Each of the main candidates -- Jacobo Majluta Azar, Joaqu'in Balaguer, and Juan Bosch Gavino -- is promising less corruption and a more competent handling of an almost identical economic program.
Nevertheless, all three candidates have been able to muster large crowds in the torrential rain here in the capital.
Although the mood is one of festivity, the streets are guarded by the armed military and police. The election results are expected to be close, and in a country which has had little nonviolent change of its ruling parties, many Dominicans say that anything could happen this weekend. So far five people have died in election violence, which one observer said was ``under par for a Dominican election.
Most pollsters give the lead to Mr. Majluta, 47 year-old former Finance Minister, who held the presidency for six weeks in 1982, after the suicide of Antonio Guzm'an Fern'andez. He is the candidate of the ruling Dominican Revolutionary Party.
Running close behind him is Mr. Balaguer, 78, who was President from 1964 to 1978. A respected poet and generally thought to be a brilliant intellectual, he leads the Reformist Party. Recently he publicly admitted that his eyesight is nearly gone.
The third main contender is Mr. Bosch, 75, of the Liberation Party. He is a noted author of fiction, a self-proclaimed Marxist, and the first elected President after the death, in 1961, of ruling right-wing strong man Rafael Leonidas Trujillo. Bosch's seven-month-old presidency was overthrown by a military coup in 1962.

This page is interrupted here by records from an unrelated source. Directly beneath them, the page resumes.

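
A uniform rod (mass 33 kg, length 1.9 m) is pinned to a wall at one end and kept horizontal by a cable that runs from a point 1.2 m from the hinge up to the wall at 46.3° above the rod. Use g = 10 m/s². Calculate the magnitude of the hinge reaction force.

|H| ≈ 259 N

Take torques about the hinge: T sin 46.3° · 1.2 = 33×10×0.95 = 313.5 N·m.
So T = 313.5 / (0.7230 × 1.2) = 361.36 N.
ΣF_x = 0: H_x = T cos 46.3° = 249.66 N.
ΣF_y = 0: H_y = (33×10) − T sin 46.3° = 330 − 261.25 = 68.75 N.
|H| = √(H_x² + H_y²) = √((249.66)² + (68.75)²) = 258.95 N.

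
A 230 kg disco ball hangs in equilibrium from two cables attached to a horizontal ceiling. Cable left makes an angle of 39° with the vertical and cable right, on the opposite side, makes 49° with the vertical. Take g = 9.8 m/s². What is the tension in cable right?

Angles from the horizontal: cable left is 90° − 39° = 51°, cable right is 90° − 49° = 41°.
Weight W = 230 × 9.8 = 2254 N acts straight down.
Horizontal: T_left cos 51° = T_right cos 41°  →  T_left = 1.199 T_right.
Vertical: T_left sin 51° + T_right sin 41° = 2254.
Substituting the horizontal relation into the vertical equation gives 1.588 T_right = 2254, so T_right = 1419 N.

T_right ≈ 1420 N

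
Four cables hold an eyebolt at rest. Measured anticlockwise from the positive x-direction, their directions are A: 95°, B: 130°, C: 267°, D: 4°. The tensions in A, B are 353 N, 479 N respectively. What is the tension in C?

T_C ≈ 746 N

Resolve: ΣF_x = 353 cos 95° + 479 cos 130° + T_C cos 267° + T_D cos 4° = 0.
        ΣF_y = 353 sin 95° + 479 sin 130° + T_C sin 267° + T_D sin 4° = 0.
The known terms sum to (-338.7, 718.6) N, so -0.0523 T_C + 0.9976 T_D = 338.7 and -0.9986 T_C + 0.0698 T_D = -718.6.
Solving simultaneously: T_C = 746 N, T_D = 378.6 N.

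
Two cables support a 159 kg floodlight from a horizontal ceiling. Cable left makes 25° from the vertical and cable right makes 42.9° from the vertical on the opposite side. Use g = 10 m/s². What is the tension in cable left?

T_left ≈ 1170 N

Angles from the horizontal: cable left is 90° − 25° = 65°, cable right is 90° − 42.9° = 47.1°.
Weight W = 159 × 10 = 1590 N acts straight down.
Horizontal: T_left cos 65° = T_right cos 47.1°  →  T_right = 0.6208 T_left.
Vertical: T_left sin 65° + T_right sin 47.1° = 1590.
Substituting the horizontal relation into the vertical equation gives 1.361 T_left = 1590, so T_left = 1168 N.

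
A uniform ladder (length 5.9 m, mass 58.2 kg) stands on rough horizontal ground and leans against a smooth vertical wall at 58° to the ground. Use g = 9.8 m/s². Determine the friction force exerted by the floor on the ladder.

Torques about the foot: N_wall · 5.9 sin 58° = 58.2×9.8×2.95 cos 58° → N_wall = 178.2 N.
ΣF_x = 0: f_floor = N_wall = 178.2 N.

f ≈ 178 N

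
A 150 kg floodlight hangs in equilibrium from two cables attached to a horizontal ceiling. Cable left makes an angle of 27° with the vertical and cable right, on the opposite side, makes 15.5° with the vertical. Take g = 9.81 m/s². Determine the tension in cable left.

Angles from the horizontal: cable left is 90° − 27° = 63°, cable right is 90° − 15.5° = 74.5°.
Weight W = 150 × 9.81 = 1472 N acts straight down.
Horizontal: T_left cos 63° = T_right cos 74.5°  →  T_right = 1.699 T_left.
Vertical: T_left sin 63° + T_right sin 74.5° = 1472.
Substituting the horizontal relation into the vertical equation gives 2.528 T_left = 1472, so T_left = 582.1 N.

T_left ≈ 582 N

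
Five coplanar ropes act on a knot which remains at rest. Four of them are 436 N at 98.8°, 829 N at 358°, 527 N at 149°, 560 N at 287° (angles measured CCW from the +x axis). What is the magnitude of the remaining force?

F ≈ 493 N

Sum the known components: ΣF_x = 473.8 N, ΣF_y = 137.8 N.
For equilibrium the remaining force must supply (−ΣF_x, −ΣF_y) = (-473.8, -137.8) N.
Magnitude = √((-473.8)² + (-137.8)²) = 493.4 N; direction = atan2(-137.8, -473.8) = 196.2°.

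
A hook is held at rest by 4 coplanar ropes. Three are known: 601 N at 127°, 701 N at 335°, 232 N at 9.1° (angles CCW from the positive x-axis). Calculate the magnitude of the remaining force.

F ≈ 549 N

Sum the known components: ΣF_x = 502.7 N, ΣF_y = 220.4 N.
For equilibrium the remaining force must supply (−ΣF_x, −ΣF_y) = (-502.7, -220.4) N.
Magnitude = √((-502.7)² + (-220.4)²) = 548.9 N; direction = atan2(-220.4, -502.7) = 203.7°.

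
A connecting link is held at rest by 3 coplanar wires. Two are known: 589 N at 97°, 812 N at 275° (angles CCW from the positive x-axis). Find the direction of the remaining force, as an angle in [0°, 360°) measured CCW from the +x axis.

Sum the known components: ΣF_x = -1.011 N, ΣF_y = -224.3 N.
For equilibrium the remaining force must supply (−ΣF_x, −ΣF_y) = (1.011, 224.3) N.
Magnitude = √((1.011)² + (224.3)²) = 224.3 N; direction = atan2(224.3, 1.011) = 89.7°.

θ ≈ 89.7°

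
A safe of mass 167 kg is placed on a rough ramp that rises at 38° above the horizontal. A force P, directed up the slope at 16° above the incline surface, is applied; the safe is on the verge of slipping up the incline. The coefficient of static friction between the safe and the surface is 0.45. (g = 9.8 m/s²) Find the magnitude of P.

On the verge of sliding up the incline, friction equals μN and acts down the slope.
Perpendicular: N + P sin 16° = W cos 38° = 1290 N.
Along incline: P cos 16° = W sin 38° + μN  with W sin 38° = 1008 N.
Solving the pair for P and N: P = 1463 N, N = 886.4 N (and f = μN = 398.9 N).

P ≈ 1460 N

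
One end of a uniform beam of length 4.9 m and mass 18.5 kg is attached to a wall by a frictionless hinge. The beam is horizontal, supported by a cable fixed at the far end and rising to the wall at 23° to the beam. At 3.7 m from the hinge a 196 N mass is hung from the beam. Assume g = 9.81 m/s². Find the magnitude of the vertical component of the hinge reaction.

Take torques about the hinge: T sin 23° · 4.9 = 18.5×9.81×2.45 + 196×3.7 = 1169.8 N·m.
So T = 1169.8 / (0.3907 × 4.9) = 611.01 N.
ΣF_y = 0: H_y = (18.5×9.81 + 196) − T sin 23° = 377.49 − 238.74 = 138.74 N.

|H_y| ≈ 139 N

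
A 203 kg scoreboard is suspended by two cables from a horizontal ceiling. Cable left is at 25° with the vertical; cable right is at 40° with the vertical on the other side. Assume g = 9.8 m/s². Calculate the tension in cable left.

T_left ≈ 1410 N

Angles from the horizontal: cable left is 90° − 25° = 65°, cable right is 90° − 40° = 50°.
Weight W = 203 × 9.8 = 1989 N acts straight down.
Horizontal: T_left cos 65° = T_right cos 50°  →  T_right = 0.6575 T_left.
Vertical: T_left sin 65° + T_right sin 50° = 1989.
Substituting the horizontal relation into the vertical equation gives 1.41 T_left = 1989, so T_left = 1411 N.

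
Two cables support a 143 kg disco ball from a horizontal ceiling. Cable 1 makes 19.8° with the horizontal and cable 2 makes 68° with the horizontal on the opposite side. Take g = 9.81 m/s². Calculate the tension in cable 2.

Weight W = 143 × 9.81 = 1403 N acts straight down.
Horizontal: T_1 cos 19.8° = T_2 cos 68°  →  T_1 = 0.3981 T_2.
Vertical: T_1 sin 19.8° + T_2 sin 68° = 1403.
Substituting the horizontal relation into the vertical equation gives 1.062 T_2 = 1403, so T_2 = 1321 N.

T_2 ≈ 1320 N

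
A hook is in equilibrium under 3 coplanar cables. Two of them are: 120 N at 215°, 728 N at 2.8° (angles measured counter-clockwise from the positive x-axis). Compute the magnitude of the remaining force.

Sum the known components: ΣF_x = 628.8 N, ΣF_y = -33.27 N.
For equilibrium the remaining force must supply (−ΣF_x, −ΣF_y) = (-628.8, 33.27) N.
Magnitude = √((-628.8)² + (33.27)²) = 629.7 N; direction = atan2(33.27, -628.8) = 177.0°.

F ≈ 630 N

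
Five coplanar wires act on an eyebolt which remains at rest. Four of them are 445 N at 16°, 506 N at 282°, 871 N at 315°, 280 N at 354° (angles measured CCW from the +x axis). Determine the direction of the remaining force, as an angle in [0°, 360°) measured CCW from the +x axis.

Sum the known components: ΣF_x = 1427 N, ΣF_y = -1017 N.
For equilibrium the remaining force must supply (−ΣF_x, −ΣF_y) = (-1427, 1017) N.
Magnitude = √((-1427)² + (1017)²) = 1753 N; direction = atan2(1017, -1427) = 144.5°.

θ ≈ 145°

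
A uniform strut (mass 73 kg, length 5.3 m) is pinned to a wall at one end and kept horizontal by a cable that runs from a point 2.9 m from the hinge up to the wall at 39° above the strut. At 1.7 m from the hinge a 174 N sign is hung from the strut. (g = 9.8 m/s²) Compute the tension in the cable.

Take torques about the hinge: T sin 39° · 2.9 = 73×9.8×2.65 + 174×1.7 = 2191.6 N·m.
So T = 2191.6 / (0.6293 × 2.9) = 1200.9 N.

T ≈ 1200 N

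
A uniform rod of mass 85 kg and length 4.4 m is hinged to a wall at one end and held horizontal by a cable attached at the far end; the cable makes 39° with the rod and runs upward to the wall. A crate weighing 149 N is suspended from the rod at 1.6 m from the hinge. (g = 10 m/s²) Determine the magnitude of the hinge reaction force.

Take torques about the hinge: T sin 39° · 4.4 = 85×10×2.2 + 149×1.6 = 2108.4 N·m.
So T = 2108.4 / (0.6293 × 4.4) = 761.43 N.
ΣF_x = 0: H_x = T cos 39° = 591.74 N.
ΣF_y = 0: H_y = (85×10 + 149) − T sin 39° = 999 − 479.18 = 519.82 N.
|H| = √(H_x² + H_y²) = √((591.74)² + (519.82)²) = 787.63 N.

|H| ≈ 788 N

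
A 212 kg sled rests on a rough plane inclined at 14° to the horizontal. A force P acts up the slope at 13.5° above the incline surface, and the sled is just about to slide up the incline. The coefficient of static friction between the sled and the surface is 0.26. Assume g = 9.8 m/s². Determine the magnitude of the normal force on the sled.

N ≈ 1780 N

On the verge of sliding up the incline, friction equals μN and acts down the slope.
Perpendicular: N + P sin 13.5° = W cos 14° = 2016 N.
Along incline: P cos 13.5° = W sin 14° + μN  with W sin 14° = 502.6 N.
Solving the pair for P and N: P = 993.9 N, N = 1784 N (and f = μN = 463.8 N).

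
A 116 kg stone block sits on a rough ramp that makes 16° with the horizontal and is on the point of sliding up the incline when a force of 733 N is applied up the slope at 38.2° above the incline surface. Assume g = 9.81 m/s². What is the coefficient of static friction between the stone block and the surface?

μ ≈ 0.410

On the verge of sliding up the incline, friction is at its maximum μN and acts down the slope.
Perpendicular to incline: N = W cos 16° − P sin 38.2° = 1094 − 453.3 = 640.6 N.
Along incline: P cos 38.2° − μN = W sin 16° → μ = −(W sin 16° − P cos 38.2°) / N = 0.4096.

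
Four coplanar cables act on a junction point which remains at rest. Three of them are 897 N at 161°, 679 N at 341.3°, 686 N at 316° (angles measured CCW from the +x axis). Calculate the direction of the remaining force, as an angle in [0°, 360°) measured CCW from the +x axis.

θ ≈ 126°

Sum the known components: ΣF_x = 288.5 N, ΣF_y = -402.2 N.
For equilibrium the remaining force must supply (−ΣF_x, −ΣF_y) = (-288.5, 402.2) N.
Magnitude = √((-288.5)² + (402.2)²) = 495 N; direction = atan2(402.2, -288.5) = 125.7°.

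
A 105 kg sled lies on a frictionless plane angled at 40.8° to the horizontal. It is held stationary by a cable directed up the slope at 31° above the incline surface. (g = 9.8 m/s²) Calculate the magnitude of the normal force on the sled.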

Among the enthusiastic throng who fill the streets each night, the issues are few. But observers say that the real issue is the economy. The official unemployment rate is 25 percent and the official inflation rate 17 percent. Outside observers say these figures are unrealistically low.
Many Dominicans have been pressed by outgoing President Salvador Jorge Blanco's austerity measures which increased interest rates and raised the prices of basic commodities. Traditional crops -- sugar, rice, corn -- have not been profitable on world markets. Rural unemployment is high, sparking migration to the city. About 60 percent of Dominicans are now urban dwellers, many drawn by jobs in industrial free zones where goods are moved tariff free.